Como notou um promotor, Toffoli não apenas suspendeu uma decisão tomada pelo pleno do STF por ampla maioria, como, também, suspendeu a lei:
“A Lei n.º 9.613, de 3 de março de 1998, dispõe sobre os crimes de lavagem de dinheiro.
“A mesma lei criou o Coaf, órgão responsável, dentre outras funções, por examinar e identificar as ocorrências suspeitas de práticas ilícitas, notadamente lavagem de dinheiro.
“Ao apurar a lavagem de dinheiro, normalmente se descobrem outros delitos, como corrupção, tráfico de drogas, de pessoas e de armas, além de vários outros que geram vultosas quantias em dinheiro.
“Cabe ao Coaf, ao se deparar com movimentação financeira suspeita, que traga indícios de prática de infrações penais, comunicar às autoridades competentes para a devida apuração. É o que dispõe seu artigo 15: ‘O Coaf comunicará às autoridades competentes para a instauração dos procedimentos cabíveis, quando concluir pela existência de crimes previstos nesta Lei, de fundados indícios de sua prática, ou de qualquer outro ilícito’.

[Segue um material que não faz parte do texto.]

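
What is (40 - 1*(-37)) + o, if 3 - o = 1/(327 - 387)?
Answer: 4801/60 ≈ 80.017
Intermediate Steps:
o = 181/60 (o = 3 - 1/(327 - 387) = 3 - 1/(-60) = 3 - 1*(-1/60) = 3 + 1/60 = 181/60 ≈ 3.0167)
(40 - 1*(-37)) + o = (40 - 1*(-37)) + 181/60 = (40 + 37) + 181/60 = 77 + 181/60 = 4801/60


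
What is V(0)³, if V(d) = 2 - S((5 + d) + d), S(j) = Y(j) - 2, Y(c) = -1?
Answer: 125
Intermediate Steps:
S(j) = -3 (S(j) = -1 - 2 = -3)
V(d) = 5 (V(d) = 2 - 1*(-3) = 2 + 3 = 5)
V(0)³ = 5³ = 125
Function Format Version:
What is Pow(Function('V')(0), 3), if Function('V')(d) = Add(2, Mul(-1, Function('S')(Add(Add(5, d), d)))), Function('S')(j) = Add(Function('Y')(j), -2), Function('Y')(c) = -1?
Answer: 125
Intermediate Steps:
Function('S')(j) = -3 (Function('S')(j) = Add(-1, -2) = -3)
Function('V')(d) = 5 (Function('V')(d) = Add(2, Mul(-1, -3)) = Add(2, 3) = 5)
Pow(Function('V')(0), 3) = Pow(5, 3) = 125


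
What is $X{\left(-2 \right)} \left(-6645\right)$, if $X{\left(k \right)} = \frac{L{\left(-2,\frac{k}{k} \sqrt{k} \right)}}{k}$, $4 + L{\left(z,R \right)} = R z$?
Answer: $-13290 - 6645 i \sqrt{2} \approx -13290.0 - 9397.5 i$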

“O Presidente do STF, ao determinar a necessidade de autorização judicial para o acesso aos dados do Coaf, simplesmente suspendeu a eficácia desse dispositivo, ou seja, o órgão não mais poderá comunicar a ocorrência de delitos para as autoridades competentes. Como ele irá fazer então, encaminhar as peças para o magistrado, que não pode investigar no sistema acusatório de processo? Será o Magistrado quem vai dizer se há ou não os elementos necessários para se iniciar a investigação e não o titular da ação penal pública? E se o Magistrado resolver não encaminhar as informações para o Ministério Público ou Polícia Judiciária, o que será feito dessas informações? O MP não poderá recorrer por desconhecer as informações encaminhadas pelo Coaf?” (v. César Dario Mariano da Silva, O STF e o Coaf. O começo do fim da Lava Jato, OESP 17/07/2019).
Que um único ministro do STF possa suspender as decisões coletivas (ou, como preferem os juristas, “colegiadas”) do próprio STF, e, ainda por cima, possa suspender a lei – sem que esta estivesse em discussão ou fosse contestada pelo ministro – é coisa tão absurda, que jamais existiu nem durante a ditadura (aliás, provavelmente, em nenhuma ditadura).
Em sua nota, a procuradora geral da República, Raquel Dodge, observa que “o Supremo Tribunal Federal (STF) considerou constitucional o envio de informação pelo Conselho de Controle de Atividades Financeira (Coaf) ao Ministério Público” no julgamento das “Ações Diretas de Inconstitucionalidade (ADIs) 2386, 2390, 2797 e 2589”.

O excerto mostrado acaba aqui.